Why this is a Marmite story
Fernando Fernandez took over as Unilever’s chief executive earlier this year. His big idea is to reshape Unilever as a beauty and personal care business. The ice cream brands were the first surgical removal because they were the easiest to lift out cleanly: they had separate manufacturing, separate distribution channels (frozen rather than ambient), and a balance sheet that could stand on its own.
The food brands, including Marmite, are next. They are messier to remove because the supply chain and the route to market overlap more with the household care brands. But the strategic intent is the same. Unilever wants out of food.
If you want a date for when the McCormick deal, or whatever the food spin-off looks like, gets announced, today is a useful anchor. The City is now confident that Unilever can execute a clean separation. The food piece will follow, probably in the first half of 2026.
What this tells us about the food deal that is coming
Three things, in order of importance.
First, Unilever’s bankers are now experienced. They have just run a multi-billion-dollar separation across three stock exchanges. Whoever advised them, and whoever ends up on the food side, will move faster on the next one.

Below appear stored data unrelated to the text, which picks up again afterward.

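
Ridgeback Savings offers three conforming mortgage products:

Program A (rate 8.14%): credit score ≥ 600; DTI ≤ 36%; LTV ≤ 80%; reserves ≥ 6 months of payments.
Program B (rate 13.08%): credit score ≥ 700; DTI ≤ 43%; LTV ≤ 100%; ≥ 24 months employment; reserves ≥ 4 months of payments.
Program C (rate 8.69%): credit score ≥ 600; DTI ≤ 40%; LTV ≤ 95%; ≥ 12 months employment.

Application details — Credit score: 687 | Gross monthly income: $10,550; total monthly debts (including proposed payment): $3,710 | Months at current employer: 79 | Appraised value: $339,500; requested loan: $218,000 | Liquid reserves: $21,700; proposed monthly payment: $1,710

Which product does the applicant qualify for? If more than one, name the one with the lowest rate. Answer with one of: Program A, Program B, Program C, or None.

Program A

DTI = 3,710/10,550 = 35.2%.
LTV = 218,000/339,500 = 64.2%.
Reserves = 21,700/1,710 = 12.7 months.
Program A: score 687 ≥ 600; DTI 35.2% ≤ 36%; LTV 64.2% ≤ 80%; reserves 12.7 ≥ 6 mo → qualifies.
Program B: score 687 < 700; DTI 35.2% ≤ 43%; LTV 64.2% ≤ 100%; employment 79 ≥ 24 mo; reserves 12.7 ≥ 4 mo → does not qualify.
Program C: score 687 ≥ 600; DTI 35.2% ≤ 40%; LTV 64.2% ≤ 95%; employment 79 ≥ 12 mo → qualifies.
Qualifying: Program A, Program C. Lowest rate is 8.14% → Program A.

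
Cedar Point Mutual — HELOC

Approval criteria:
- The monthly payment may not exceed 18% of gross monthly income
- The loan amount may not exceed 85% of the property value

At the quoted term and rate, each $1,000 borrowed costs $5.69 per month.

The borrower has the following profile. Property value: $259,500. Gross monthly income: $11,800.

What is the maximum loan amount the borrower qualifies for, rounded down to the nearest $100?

$220,500

Payment cap: 18% × $11,800 = $2,124/month.
At $5.69 per $1,000, that supports 2,124/5.69 × 1,000 ≈ $373,286 → $373,200.
LTV cap: 85% × $259,500 = $220,575 → $220,500.
Binding constraint: loan-to-value.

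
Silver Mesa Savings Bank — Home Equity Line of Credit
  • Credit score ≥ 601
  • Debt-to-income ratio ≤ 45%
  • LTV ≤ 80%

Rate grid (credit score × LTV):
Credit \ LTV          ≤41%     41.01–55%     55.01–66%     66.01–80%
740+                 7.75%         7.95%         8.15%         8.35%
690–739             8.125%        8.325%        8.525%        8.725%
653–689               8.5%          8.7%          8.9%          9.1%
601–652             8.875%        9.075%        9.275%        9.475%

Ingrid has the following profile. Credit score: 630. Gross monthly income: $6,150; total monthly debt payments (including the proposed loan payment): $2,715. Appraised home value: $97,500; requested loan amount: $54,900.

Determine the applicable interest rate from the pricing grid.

9.275%

Credit score 630 ≥ 601; Debt-to-income = 2,715/6,150 = 44.1% — meets 45% limit
LTV = 54,900/97,500 = 56.3% ≤ 80%
Row: 630 falls in 601–652. Column: 56.3% falls in 55.01–66%. Rate = 9.275%.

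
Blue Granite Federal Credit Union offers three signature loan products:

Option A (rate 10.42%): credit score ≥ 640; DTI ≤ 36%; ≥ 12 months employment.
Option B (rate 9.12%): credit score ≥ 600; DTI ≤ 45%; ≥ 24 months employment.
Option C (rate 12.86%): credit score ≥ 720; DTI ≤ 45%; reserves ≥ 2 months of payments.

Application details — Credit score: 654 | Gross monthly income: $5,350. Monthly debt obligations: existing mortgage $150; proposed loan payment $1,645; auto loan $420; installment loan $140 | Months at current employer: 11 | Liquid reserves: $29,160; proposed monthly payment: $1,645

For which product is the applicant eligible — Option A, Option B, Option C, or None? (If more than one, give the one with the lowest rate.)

Total debts = (150 + 1,645 + 420 + 140) = 2,355; DTI = 2,355/5,350 = 44%.
Reserves = 29,160/1,645 = 17.7 months.
Option A: score 654 ≥ 640; DTI 44% > 36%; employment 11 < 12 mo → does not qualify.
Option B: score 654 ≥ 600; DTI 44% ≤ 45%; employment 11 < 24 mo → does not qualify.
Option C: score 654 < 720; DTI 44% ≤ 45%; reserves 17.7 ≥ 2 mo → does not qualify.

None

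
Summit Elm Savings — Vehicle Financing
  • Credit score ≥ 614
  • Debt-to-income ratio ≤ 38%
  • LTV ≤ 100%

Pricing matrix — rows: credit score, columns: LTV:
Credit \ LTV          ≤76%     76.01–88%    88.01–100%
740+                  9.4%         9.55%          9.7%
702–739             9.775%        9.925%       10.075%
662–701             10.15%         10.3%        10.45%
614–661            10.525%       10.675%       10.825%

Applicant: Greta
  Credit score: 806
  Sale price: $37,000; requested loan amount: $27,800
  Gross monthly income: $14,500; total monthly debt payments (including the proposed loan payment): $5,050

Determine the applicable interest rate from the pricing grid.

9.4%

Credit score 806 ≥ 614; Debt-to-income = 5,050/14,500 = 34.8% — meets 38% limit
Loan-to-value = 27,800/37,000 = 75.1% — pass (100% max)
Row: 806 falls in 740+. Column: 75.1% falls in ≤76%. Rate = 9.4%.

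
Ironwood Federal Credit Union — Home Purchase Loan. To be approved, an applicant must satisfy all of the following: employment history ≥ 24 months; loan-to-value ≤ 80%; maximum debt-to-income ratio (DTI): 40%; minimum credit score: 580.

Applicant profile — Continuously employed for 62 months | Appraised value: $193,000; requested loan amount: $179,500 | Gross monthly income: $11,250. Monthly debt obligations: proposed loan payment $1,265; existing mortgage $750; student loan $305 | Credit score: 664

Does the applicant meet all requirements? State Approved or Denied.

Denied

Employment 62 ≥ 24 months
LTV: 179,500 ÷ 193,000 = 93%, exceeds 80% cap
Total monthly debts = (1,265 + 750 + 305) = 2,320. Debt-to-income = 2,320/11,250 = 20.6% — meets 40% limit
Credit score 664 ≥ 580 (meets)
Fails on LTV.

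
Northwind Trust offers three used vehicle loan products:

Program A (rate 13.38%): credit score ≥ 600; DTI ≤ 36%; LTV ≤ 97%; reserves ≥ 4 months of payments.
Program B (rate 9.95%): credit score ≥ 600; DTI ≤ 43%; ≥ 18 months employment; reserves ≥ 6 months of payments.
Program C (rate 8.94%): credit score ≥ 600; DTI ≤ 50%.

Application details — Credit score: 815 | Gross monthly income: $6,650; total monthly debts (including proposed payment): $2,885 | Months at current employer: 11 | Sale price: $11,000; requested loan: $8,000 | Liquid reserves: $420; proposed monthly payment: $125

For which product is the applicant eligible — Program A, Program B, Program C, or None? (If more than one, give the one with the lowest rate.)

Program C

DTI = 2,885/6,650 = 43.4%.
LTV = 8,000/11,000 = 72.7%.
Reserves = 420/125 = 3.4 months.
Program A: score 815 ≥ 600; DTI 43.4% > 36%; LTV 72.7% ≤ 97%; reserves 3.4 < 4 mo → does not qualify.
Program B: score 815 ≥ 600; DTI 43.4% > 43%; employment 11 < 18 mo; reserves 3.4 < 6 mo → does not qualify.
Program C: score 815 ≥ 600; DTI 43.4% ≤ 50% → qualifies.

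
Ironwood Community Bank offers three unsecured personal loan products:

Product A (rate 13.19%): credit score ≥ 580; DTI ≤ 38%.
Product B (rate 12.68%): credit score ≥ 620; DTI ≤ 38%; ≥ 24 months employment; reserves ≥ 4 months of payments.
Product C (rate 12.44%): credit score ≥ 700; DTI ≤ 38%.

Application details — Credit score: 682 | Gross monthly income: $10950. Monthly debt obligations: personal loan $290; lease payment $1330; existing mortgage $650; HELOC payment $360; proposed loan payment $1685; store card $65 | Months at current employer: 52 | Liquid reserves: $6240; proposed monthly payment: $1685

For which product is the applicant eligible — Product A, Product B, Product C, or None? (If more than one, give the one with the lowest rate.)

None

Total debts = (290 + 1,330 + 650 + 360 + 1,685 + 65) = 4,380; DTI = 4,380/10,950 = 40%.
Reserves = 6,240/1,685 = 3.7 months.
Product A: score 682 ≥ 580; DTI 40% > 38% → does not qualify.
Product B: score 682 ≥ 620; DTI 40% > 38%; employment 52 ≥ 24 mo; reserves 3.7 < 4 mo → does not qualify.
Product C: score 682 < 700; DTI 40% > 38% → does not qualify.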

Second, the markets did not punish Unilever for the ice cream split. The stock moved within a normal range on the announcement and the listing day. That is a green light, in the corporate finance sense, for the second, bigger move.
Third, the precedent now exists for “we spin off a category we no longer believe in, into its own listed vehicle, and let the food category find its own valuation”. The Magnum Ice Cream Company could equally be a template for The Unilever Foods Company, if no acquirer comes in with the right price. We should not assume the food brands will be sold to a single buyer. A spin-off is now in the realistic option set.
What this does not mean
It does not mean Marmite is being separated immediately. Today’s listing is purely the ice cream brands. The food sale process Reuters reported last month is still running, and will run for several months at minimum. Marmite is in the queue.

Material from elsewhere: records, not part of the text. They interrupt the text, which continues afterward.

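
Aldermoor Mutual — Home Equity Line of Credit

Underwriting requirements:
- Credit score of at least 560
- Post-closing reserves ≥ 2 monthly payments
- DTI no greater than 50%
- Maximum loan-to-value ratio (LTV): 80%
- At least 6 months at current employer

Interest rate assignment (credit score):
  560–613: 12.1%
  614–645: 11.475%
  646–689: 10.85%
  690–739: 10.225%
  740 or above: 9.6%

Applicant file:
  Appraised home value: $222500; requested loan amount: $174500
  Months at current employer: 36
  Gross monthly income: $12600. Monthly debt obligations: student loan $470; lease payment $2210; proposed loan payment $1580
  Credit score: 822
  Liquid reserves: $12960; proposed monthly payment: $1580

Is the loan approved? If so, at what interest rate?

Credit score 822 ≥ 560 (meets minimum)
Total monthly debts = (470 + 2,210 + 1,580) = 4,260. DTI: 4,260 ÷ 12,600 = 33.8%, within the 50% cap
LTV = 174,500/222,500 = 78.4% ≤ 80%
Reserves: 12,960 ÷ 1,580 = 8.2 months (meets 2-month minimum)
Employment 36 ≥ 6 months
All requirements met. Score 822 falls in the 740 or above tier → 9.6%.

Approved at 9.6%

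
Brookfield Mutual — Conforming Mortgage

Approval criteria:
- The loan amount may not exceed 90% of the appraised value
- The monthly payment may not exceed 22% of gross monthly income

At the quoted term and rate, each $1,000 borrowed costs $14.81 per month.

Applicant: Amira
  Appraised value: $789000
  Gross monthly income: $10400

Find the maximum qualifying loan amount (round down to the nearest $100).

Payment cap: 22% × $10,400 = $2,288/month.
At $14.81 per $1,000, that supports 2,288/14.81 × 1,000 ≈ $154,490 → $154,400.
LTV cap: 90% × $789,000 = $710,100 → $710,100.
Binding constraint: payment-to-income.

$154,400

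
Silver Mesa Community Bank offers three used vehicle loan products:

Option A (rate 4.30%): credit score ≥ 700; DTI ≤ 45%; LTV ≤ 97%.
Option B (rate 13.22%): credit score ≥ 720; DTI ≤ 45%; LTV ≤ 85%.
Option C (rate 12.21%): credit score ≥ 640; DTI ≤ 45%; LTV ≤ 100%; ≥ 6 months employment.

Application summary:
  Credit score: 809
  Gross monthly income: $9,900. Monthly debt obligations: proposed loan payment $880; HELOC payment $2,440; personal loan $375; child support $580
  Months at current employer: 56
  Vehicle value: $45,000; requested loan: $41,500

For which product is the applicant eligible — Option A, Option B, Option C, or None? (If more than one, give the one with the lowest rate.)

Total debts = (880 + 2,440 + 375 + 580) = 4,275; DTI = 4,275/9,900 = 43.2%.
LTV = 41,500/45,000 = 92.2%.
Option A: score 809 ≥ 700; DTI 43.2% ≤ 45%; LTV 92.2% ≤ 97% → qualifies.
Option B: score 809 ≥ 720; DTI 43.2% ≤ 45%; LTV 92.2% > 85% → does not qualify.
Option C: score 809 ≥ 640; DTI 43.2% ≤ 45%; LTV 92.2% ≤ 100%; employment 56 ≥ 6 mo → qualifies.
Qualifying: Option A, Option C. Lowest rate is 4.30% → Option A.

Option A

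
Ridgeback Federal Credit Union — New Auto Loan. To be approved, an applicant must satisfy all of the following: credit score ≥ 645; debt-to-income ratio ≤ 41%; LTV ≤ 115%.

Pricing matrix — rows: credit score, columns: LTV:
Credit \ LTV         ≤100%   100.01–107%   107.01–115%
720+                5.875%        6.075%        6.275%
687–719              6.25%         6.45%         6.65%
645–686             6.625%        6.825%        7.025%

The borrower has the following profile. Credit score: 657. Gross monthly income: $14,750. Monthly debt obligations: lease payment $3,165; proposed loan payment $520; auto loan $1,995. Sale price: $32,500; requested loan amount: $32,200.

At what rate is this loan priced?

6.625%

Credit score 657 ≥ 645; Total monthly debts = (3,165 + 520 + 1,995) = 5,680. DTI: 5,680 ÷ 14,750 = 38.5%, within the 41% cap
LTV = 32,200/32,500 = 99.1% ≤ 115%
Credit 657 → row 645–686; LTV 99.1% → column ≤100%. Grid cell → 6.625%.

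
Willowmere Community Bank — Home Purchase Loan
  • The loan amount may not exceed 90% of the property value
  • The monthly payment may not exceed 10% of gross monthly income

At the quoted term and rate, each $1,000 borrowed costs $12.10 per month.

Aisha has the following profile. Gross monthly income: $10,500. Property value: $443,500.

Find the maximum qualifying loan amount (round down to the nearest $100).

$86,700

Payment cap: 10% × $10,500 = $1,050/month.
At $12.10 per $1,000, that supports 1,050/12.10 × 1,000 ≈ $86,776 → $86,700.
LTV cap: 90% × $443,500 = $399,150 → $399,100.
Binding constraint: payment-to-income.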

It also does not mean Unilever has stopped being interested in Marmite’s revenue. Until the moment a buyer or spin-off completes, Unilever still runs the brand, still collects the cash from it, and still has every reason to keep it humming. The jar on the shelf today is the same jar that was on the shelf yesterday.
The interesting question is not what happens in the next ninety days. It is what shape the eventual food separation takes. Sale to a single buyer? Sale to two or three category buyers? Spin-off into a listed vehicle? Some hybrid of all three?

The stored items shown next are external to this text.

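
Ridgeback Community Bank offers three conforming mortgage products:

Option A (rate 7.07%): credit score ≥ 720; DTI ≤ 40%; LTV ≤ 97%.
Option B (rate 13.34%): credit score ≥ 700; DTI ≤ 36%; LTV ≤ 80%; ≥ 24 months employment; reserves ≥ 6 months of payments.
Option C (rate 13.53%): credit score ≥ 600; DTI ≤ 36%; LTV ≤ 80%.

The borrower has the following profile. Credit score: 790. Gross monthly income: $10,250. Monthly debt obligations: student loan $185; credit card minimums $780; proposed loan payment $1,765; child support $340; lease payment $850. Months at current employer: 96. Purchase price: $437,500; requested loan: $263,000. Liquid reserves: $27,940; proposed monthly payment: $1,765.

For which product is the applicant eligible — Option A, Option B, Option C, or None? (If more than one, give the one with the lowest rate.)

Total debts = (185 + 780 + 1,765 + 340 + 850) = 3,920; DTI = 3,920/10,250 = 38.2%.
LTV = 263,000/437,500 = 60.1%.
Reserves = 27,940/1,765 = 15.8 months.
Option A: score 790 ≥ 720; DTI 38.2% ≤ 40%; LTV 60.1% ≤ 97% → qualifies.
Option B: score 790 ≥ 700; DTI 38.2% > 36%; LTV 60.1% ≤ 80%; employment 96 ≥ 24 mo; reserves 15.8 ≥ 6 mo → does not qualify.
Option C: score 790 ≥ 600; DTI 38.2% > 36%; LTV 60.1% ≤ 80% → does not qualify.

Option A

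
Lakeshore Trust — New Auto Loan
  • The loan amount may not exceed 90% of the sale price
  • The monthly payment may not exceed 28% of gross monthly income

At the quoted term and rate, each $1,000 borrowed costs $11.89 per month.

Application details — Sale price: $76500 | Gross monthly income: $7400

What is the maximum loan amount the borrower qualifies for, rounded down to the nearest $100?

Payment cap: 28% × $7,400 = $2,072/month.
At $11.89 per $1,000, that supports 2,072/11.89 × 1,000 ≈ $174,264 → $174,200.
LTV cap: 90% × $76,500 = $68,850 → $68,800.
Binding constraint: loan-to-value.

$68,800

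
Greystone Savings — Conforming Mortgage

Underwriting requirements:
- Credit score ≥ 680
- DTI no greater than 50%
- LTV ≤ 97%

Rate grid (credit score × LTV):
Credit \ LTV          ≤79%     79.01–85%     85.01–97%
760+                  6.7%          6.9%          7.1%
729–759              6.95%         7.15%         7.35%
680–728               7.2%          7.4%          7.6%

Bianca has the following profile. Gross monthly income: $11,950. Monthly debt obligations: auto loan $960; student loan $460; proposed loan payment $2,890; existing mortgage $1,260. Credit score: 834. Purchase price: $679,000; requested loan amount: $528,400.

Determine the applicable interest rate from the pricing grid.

6.7%

Credit score 834 ≥ 680; Total monthly debts = (960 + 460 + 2,890 + 1,260) = 5,570. DTI = 5,570/11,950 = 46.6% ≤ 50%
Loan-to-value = 528,400/679,000 = 77.8% — pass (97% max)
Credit 834 → row 760+; LTV 77.8% → column ≤79%. Grid cell → 6.7%.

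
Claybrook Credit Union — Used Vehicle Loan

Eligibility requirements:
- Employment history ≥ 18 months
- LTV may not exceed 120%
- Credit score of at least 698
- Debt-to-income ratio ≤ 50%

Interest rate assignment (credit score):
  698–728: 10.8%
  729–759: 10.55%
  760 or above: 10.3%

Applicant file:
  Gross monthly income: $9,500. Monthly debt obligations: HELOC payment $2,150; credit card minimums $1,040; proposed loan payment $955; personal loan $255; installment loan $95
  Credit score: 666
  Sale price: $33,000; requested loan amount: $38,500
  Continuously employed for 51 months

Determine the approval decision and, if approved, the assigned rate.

Credit score 666 < 698 (below minimum)
Total monthly debts = (2,150 + 1,040 + 955 + 255 + 95) = 4,495. DTI: 4,495 ÷ 9,500 = 47.3%, within the 50% cap
LTV = 38,500/33,000 = 116.7% ≤ 120%
Employment 51 ≥ 18 months
Not all requirements met → denied.

Denied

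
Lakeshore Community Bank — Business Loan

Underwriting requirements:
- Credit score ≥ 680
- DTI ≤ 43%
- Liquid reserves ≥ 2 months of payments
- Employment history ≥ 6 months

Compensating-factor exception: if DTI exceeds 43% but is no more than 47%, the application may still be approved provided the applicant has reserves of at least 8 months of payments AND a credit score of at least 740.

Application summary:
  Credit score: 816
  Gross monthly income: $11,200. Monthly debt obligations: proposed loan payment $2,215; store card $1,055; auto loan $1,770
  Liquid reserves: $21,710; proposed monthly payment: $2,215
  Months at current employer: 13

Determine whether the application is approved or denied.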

After today, all of those options are on the table, and we should expect Unilever’s bankers to push for whichever produces the highest combined value. The interests of the British shopper who has eaten Marmite for forty years are not, formally, part of that calculation.
What to watch in early 2026
Three signals. The first is Unilever’s full-year results in late January, which will include language about food disposals and a likely timetable. The second is any change in the language coming out of Burton-on-Trent management about staffing and investment. The third, and least obvious, is whether McCormick or any other large flavours company starts hiring M&A advisers in Europe.
You will not be told the deal is coming. You will see the supporting cast move first.